Driving Under the Influence [section 49(1)(a)] – When someone drives a motor vehicle (car, motorbike, etc) while under the influence of alcohol or a drug to such an extent as to be incapable of having proper control of the motor vehicle. This is usually proved with a saliva/blood/urine test and/or observations of police.

Drive whilst impaired by a drug [section 49(1)(ba)] – When someone drives a motor vehicle (car, motorbike, etc) whilst drugs are present in their system and they affected by that substance. This is usually proved with a saliva test/blood/urine test and/or observations of police. The police do not need to prove that you couldn’t control your car, just that you were affected by a substance while driving a car.

Drive whilst exceeding the prescribed concentration of drugs [section 49(1)(bb)] – When someone drives a motor vehicle (car, motorbike, etc) whilst drugs are present in their system. This is usually proved by a saliva test/blood test. An offence is committed if the presence of any prescribed illicit drug is detected, and it does not have to be established that the person was actually impaired by the drug at the time of driving or being in charge of the vehicle.

Refuse to provide sample of oral fluid [section 49(1)(eb)] – When someone refuses to provide a sample of blood or urine as required under law. Police can require any person they find driving motor vehicle to stop and provide a saliva sample at any time. Police can also require a person who they believe has been driving a motor vehicle or has been involved in a car accident within the past 3 hours to undergo a drug test. If you refuse, you may be committing an offence.

Refuse to stop [section 49(1)(d)] – When someone in a motor vehicle refuses or fails to comply with a request or signal given by police to stop and remain stopped. Police must be on duty and in uniform to give the direction. This charge is commonly used if you try to evade a breathalyser station by turning down a side street or U-turning.

If charged with any of the above offences, your licence will most likely be suspended once you are charged. It will remain suspended pending the outcome of the drug driving case before the court. This means that you cannot drive. There are no exceptions and no special licences that you can get to drive during this time. They don’t exist.

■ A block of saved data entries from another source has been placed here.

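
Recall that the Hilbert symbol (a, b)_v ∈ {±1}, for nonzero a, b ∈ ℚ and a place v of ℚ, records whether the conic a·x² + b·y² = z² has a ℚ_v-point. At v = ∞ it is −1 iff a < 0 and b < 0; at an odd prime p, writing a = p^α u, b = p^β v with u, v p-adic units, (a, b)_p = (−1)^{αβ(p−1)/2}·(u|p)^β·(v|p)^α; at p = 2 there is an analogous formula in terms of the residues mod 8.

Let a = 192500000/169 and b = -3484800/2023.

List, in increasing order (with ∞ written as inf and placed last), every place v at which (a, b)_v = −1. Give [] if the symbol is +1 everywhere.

Mod squares: a ≡ 770, b ≡ -14. Check v ∈ {∞, 2, 3, 5, 7, 11, 13, 17}.
v=13: a=13^-2·(≡4), b=13^0·(≡4) mod 13; (4|13)=+1, (4|13)=+1; (−1)^{-2·0·6}·(+1)^0·(+1)^-2 = +1.
v=2: v_2(a)=5, v_2(b)=7; units ≡ 1, 1 (mod 8); ε·ε+αω+βω = 0·0+5·0+7·0 ≡ 0  ⇒  (a,b)_2 = +1.
v=5: a=5^7·(≡1), b=5^2·(≡1) mod 5; (1|5)=+1, (1|5)=+1; (−1)^{7·2·2}·(+1)^2·(+1)^7 = +1.
v=11: a=11^1·(≡3), b=11^2·(≡2) mod 11; (3|11)=+1, (2|11)=-1; (−1)^{1·2·5}·(+1)^2·(-1)^1 = -1.
v=17: a=17^0·(≡10), b=17^-2·(≡14) mod 17; (10|17)=-1, (14|17)=-1; (−1)^{0·-2·8}·(-1)^-2·(-1)^0 = +1.
v=3: a=3^0·(≡2), b=3^2·(≡1) mod 3; (2|3)=-1, (1|3)=+1; (−1)^{0·2·1}·(-1)^2·(+1)^0 = +1.
v=7: a=7^1·(≡3), b=7^-1·(≡5) mod 7; (3|7)=-1, (5|7)=-1; (−1)^{1·-1·3}·(-1)^-1·(-1)^1 = -1.
v=∞: 770 > 0 and -14 < 0  ⇒  (a,b)_∞ = +1.
(770, -14 / ℚ) ramifies at {7, 11}: a division algebra.

[7, 11]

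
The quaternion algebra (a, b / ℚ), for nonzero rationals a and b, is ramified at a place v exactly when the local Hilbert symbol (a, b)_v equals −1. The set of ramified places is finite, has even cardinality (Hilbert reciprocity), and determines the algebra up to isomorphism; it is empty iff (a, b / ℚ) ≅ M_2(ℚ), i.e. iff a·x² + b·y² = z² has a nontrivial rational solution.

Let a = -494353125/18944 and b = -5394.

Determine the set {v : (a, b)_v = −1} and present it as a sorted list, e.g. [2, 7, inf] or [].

[2, 3, 7, 29, 37, inf]

Mod squares: a ≡ -80290, b ≡ -5394. Check v ∈ {∞, 2, 3, 5, 7, 29, 31, 37}.
v=2: v_2(a)=-9, v_2(b)=1; units ≡ 7, 7 (mod 8); ε·ε+αω+βω = 1·1+-9·0+1·0 ≡ 1  ⇒  (a,b)_2 = -1.
v=3: a=3^6·(≡2), b=3^1·(≡2) mod 3; (2|3)=-1, (2|3)=-1; (−1)^{6·1·1}·(-1)^1·(-1)^6 = -1.
v=37: a=37^-1·(≡14), b=37^0·(≡8) mod 37; (14|37)=-1, (8|37)=-1; (−1)^{-1·0·18}·(-1)^0·(-1)^-1 = -1.
v=29: a=29^0·(≡27), b=29^1·(≡17) mod 29; (27|29)=-1, (17|29)=-1; (−1)^{0·1·14}·(-1)^1·(-1)^0 = -1.
v=31: a=31^1·(≡7), b=31^1·(≡12) mod 31; (7|31)=+1, (12|31)=-1; (−1)^{1·1·15}·(+1)^1·(-1)^1 = +1.
v=7: a=7^1·(≡6), b=7^0·(≡3) mod 7; (6|7)=-1, (3|7)=-1; (−1)^{1·0·3}·(-1)^0·(-1)^1 = -1.
v=5: a=5^5·(≡3), b=5^0·(≡1) mod 5; (3|5)=-1, (1|5)=+1; (−1)^{5·0·2}·(-1)^0·(+1)^5 = +1.
v=∞: -80290 < 0 and -5394 < 0  ⇒  (a,b)_∞ = -1.
Ram(-80290, -5394) = {2, 3, 7, 29, 37, ∞}; no ℚ_2-point on the conic.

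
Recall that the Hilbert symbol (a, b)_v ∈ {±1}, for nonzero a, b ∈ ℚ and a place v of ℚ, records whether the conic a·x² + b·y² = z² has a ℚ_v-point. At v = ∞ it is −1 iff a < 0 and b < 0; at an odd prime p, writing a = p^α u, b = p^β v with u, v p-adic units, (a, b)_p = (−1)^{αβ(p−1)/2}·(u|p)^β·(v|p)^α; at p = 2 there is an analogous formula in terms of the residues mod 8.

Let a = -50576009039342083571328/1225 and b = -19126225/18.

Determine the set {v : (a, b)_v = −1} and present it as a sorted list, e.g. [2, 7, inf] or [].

[23, 29, 37, inf]

(a, b) ≡ (-52762, -1530098) mod (ℚ^×)²; places V = {2, 3, 5, 7, 19, 23, 29, 31, 37, ∞}.
(a,b)_23: α=3, u≡1; β=1, v≡2 (mod 23); (1|23)=+1, (2|23)=+1; sign (−1)^1·+1^1·+1^3 = -1.
(a,b)_2: α=7, β=-1; u≡3, v≡7 (mod 8); ε(u)ε(v)=1·1, αω(v)=7·0, βω(u)=-1·1; sum ≡ 0  ⇒  +1.
(a,b)_5: α=-2, u≡3; β=2, v≡2 (mod 5); (3|5)=-1, (2|5)=-1; sign (−1)^0·-1^2·-1^-2 = +1.
(a,b)_19: α=2, u≡6; β=0, v≡8 (mod 19); (6|19)=+1, (8|19)=-1; sign (−1)^0·+1^0·-1^2 = +1.
(a,b)_∞: sgn(-52762)=−, sgn(-1530098)=−, so -1.
(a,b)_37: α=3, u≡13; β=1, v≡33 (mod 37); (13|37)=-1, (33|37)=+1; sign (−1)^0·-1^1·+1^3 = -1.
(a,b)_3: α=4, u≡2; β=-2, v≡1 (mod 3); (2|3)=-1, (1|3)=+1; sign (−1)^0·-1^-2·+1^4 = +1.
(a,b)_31: α=1, u≡15; β=1, v≡1 (mod 31); (15|31)=-1, (1|31)=+1; sign (−1)^1·-1^1·+1^1 = +1.
(a,b)_29: α=4, u≡3; β=1, v≡27 (mod 29); (3|29)=-1, (27|29)=-1; sign (−1)^0·-1^1·-1^4 = -1.
(a,b)_7: α=-2, u≡4; β=0, v≡2 (mod 7); (4|7)=+1, (2|7)=+1; sign (−1)^0·+1^0·+1^-2 = +1.
|Ram(-52762, -1530098)| = 4, even; anisotropic at {23, 29, 37, ∞}.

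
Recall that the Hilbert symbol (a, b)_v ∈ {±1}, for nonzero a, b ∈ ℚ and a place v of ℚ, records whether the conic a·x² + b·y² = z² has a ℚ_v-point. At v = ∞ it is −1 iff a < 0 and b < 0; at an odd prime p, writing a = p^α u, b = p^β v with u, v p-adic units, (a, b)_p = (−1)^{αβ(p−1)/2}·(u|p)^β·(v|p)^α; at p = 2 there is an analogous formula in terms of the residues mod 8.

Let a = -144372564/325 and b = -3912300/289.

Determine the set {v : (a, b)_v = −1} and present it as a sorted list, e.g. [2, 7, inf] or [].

(a, b) ≡ (-273, -483) mod (ℚ^×)²; places V = {2, 3, 5, 7, 13, 17, 19, 23, ∞}.
(a,b)_3: α=3, u≡2; β=5, v≡1 (mod 3); (2|3)=-1, (1|3)=+1; sign (−1)^1·-1^5·+1^3 = +1.
(a,b)_7: α=1, u≡5; β=1, v≡4 (mod 7); (5|7)=-1, (4|7)=+1; sign (−1)^1·-1^1·+1^1 = +1.
(a,b)_5: α=-2, u≡2; β=2, v≡2 (mod 5); (2|5)=-1, (2|5)=-1; sign (−1)^0·-1^2·-1^-2 = +1.
(a,b)_17: α=0, u≡2; β=-2, v≡12 (mod 17); (2|17)=+1, (12|17)=-1; sign (−1)^0·+1^-2·-1^0 = +1.
(a,b)_23: α=2, u≡16; β=1, v≡13 (mod 23); (16|23)=+1, (13|23)=+1; sign (−1)^0·+1^1·+1^2 = +1.
(a,b)_13: α=-1, u≡11; β=0, v≡8 (mod 13); (11|13)=-1, (8|13)=-1; sign (−1)^0·-1^0·-1^-1 = -1.
(a,b)_2: α=2, β=2; u≡7, v≡5 (mod 8); ε(u)ε(v)=1·0, αω(v)=2·1, βω(u)=2·0; sum ≡ 0  ⇒  +1.
(a,b)_∞: sgn(-273)=−, sgn(-483)=−, so -1.
(a,b)_19: α=2, u≡13; β=0, v≡7 (mod 19); (13|19)=-1, (7|19)=+1; sign (−1)^0·-1^0·+1^2 = +1.
|Ram(-273, -483)| = 2, even; anisotropic at {13, ∞}.

[13, inf]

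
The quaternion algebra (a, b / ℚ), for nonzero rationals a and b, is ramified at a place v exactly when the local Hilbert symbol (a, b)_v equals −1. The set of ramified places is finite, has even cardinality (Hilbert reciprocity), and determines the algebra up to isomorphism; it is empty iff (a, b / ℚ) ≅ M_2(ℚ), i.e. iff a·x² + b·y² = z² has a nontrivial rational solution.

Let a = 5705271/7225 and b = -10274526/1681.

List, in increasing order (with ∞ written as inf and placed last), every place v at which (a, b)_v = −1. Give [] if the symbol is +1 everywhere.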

The only way that you can try to keep your licence until your matter is finalised in court is to appeal the licence suspension under section 51(10) of the Road Safety Act. You must determine your grounds of appeal, give 14 days notice to the police and prosecution of your appeal and serve documents; then your matter will be listed in the Magistrates Court for hearing. You cannot drive during this 14 day notice period. At the appeal hearing, you must demonstrate “exceptional circumstances” as to why your licence should not be cancelled until your court case is heard (for example: the case against you is weak and you have a real chance of winning). You may want to consider getting a lawyer to assist you with this appeal process.

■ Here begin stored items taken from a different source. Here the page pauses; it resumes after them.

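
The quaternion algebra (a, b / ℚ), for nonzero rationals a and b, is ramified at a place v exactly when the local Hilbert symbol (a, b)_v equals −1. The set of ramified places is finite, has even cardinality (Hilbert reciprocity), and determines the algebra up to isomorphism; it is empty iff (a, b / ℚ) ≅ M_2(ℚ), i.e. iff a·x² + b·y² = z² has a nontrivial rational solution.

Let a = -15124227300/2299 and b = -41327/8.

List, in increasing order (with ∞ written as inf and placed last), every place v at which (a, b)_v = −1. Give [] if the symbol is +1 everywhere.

(a, b) ≡ (-6516107, -286) mod (ℚ^×)²; places V = {2, 3, 5, 7, 11, 13, 17, 19, 23, 31, 37, ∞}.
(a,b)_11: α=-2, u≡2; β=1, v≡2 (mod 11); (2|11)=-1, (2|11)=-1; sign (−1)^0·-1^1·-1^-2 = -1.
(a,b)_2: α=2, β=-3; u≡5, v≡1 (mod 8); ε(u)ε(v)=0·0, αω(v)=2·0, βω(u)=-3·1; sum ≡ 1  ⇒  -1.
(a,b)_19: α=-1, u≡5; β=0, v≡14 (mod 19); (5|19)=+1, (14|19)=-1; sign (−1)^0·+1^0·-1^-1 = -1.
(a,b)_37: α=1, u≡30; β=0, v≡28 (mod 37); (30|37)=+1, (28|37)=+1; sign (−1)^0·+1^0·+1^1 = +1.
(a,b)_13: α=1, u≡8; β=1, v≡4 (mod 13); (8|13)=-1, (4|13)=+1; sign (−1)^0·-1^1·+1^1 = -1.
(a,b)_∞: sgn(-6516107)=−, sgn(-286)=−, so -1.
(a,b)_23: α=1, u≡17; β=0, v≡12 (mod 23); (17|23)=-1, (12|23)=+1; sign (−1)^0·-1^0·+1^1 = +1.
(a,b)_7: α=2, u≡2; β=0, v≡1 (mod 7); (2|7)=+1, (1|7)=+1; sign (−1)^0·+1^0·+1^2 = +1.
(a,b)_31: α=1, u≡2; β=0, v≡15 (mod 31); (2|31)=+1, (15|31)=-1; sign (−1)^0·+1^0·-1^1 = -1.
(a,b)_17: α=0, u≡11; β=2, v≡14 (mod 17); (11|17)=-1, (14|17)=-1; sign (−1)^0·-1^2·-1^0 = +1.
(a,b)_3: α=2, u≡1; β=0, v≡2 (mod 3); (1|3)=+1, (2|3)=-1; sign (−1)^0·+1^0·-1^2 = +1.
(a,b)_5: α=2, u≡2; β=0, v≡1 (mod 5); (2|5)=-1, (1|5)=+1; sign (−1)^0·-1^0·+1^2 = +1.
Ram(-6516107, -286) = {2, 11, 13, 19, 31, ∞}; no ℚ_2-point on the conic.

[2, 11, 13, 19, 31, inf]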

If you choose not to appeal, or are unsuccessful in appealing the immediate suspension, you cannot drive until your court case is finalised. However, any time spent off the road will be credited towards any licence suspension you receive at the end of your case.

If you drive during this period of suspension and are caught, you can be charged with another criminal offence “driving whilst suspended”. These charges can carry maximum penalties of large fines, further licence suspension and even jail.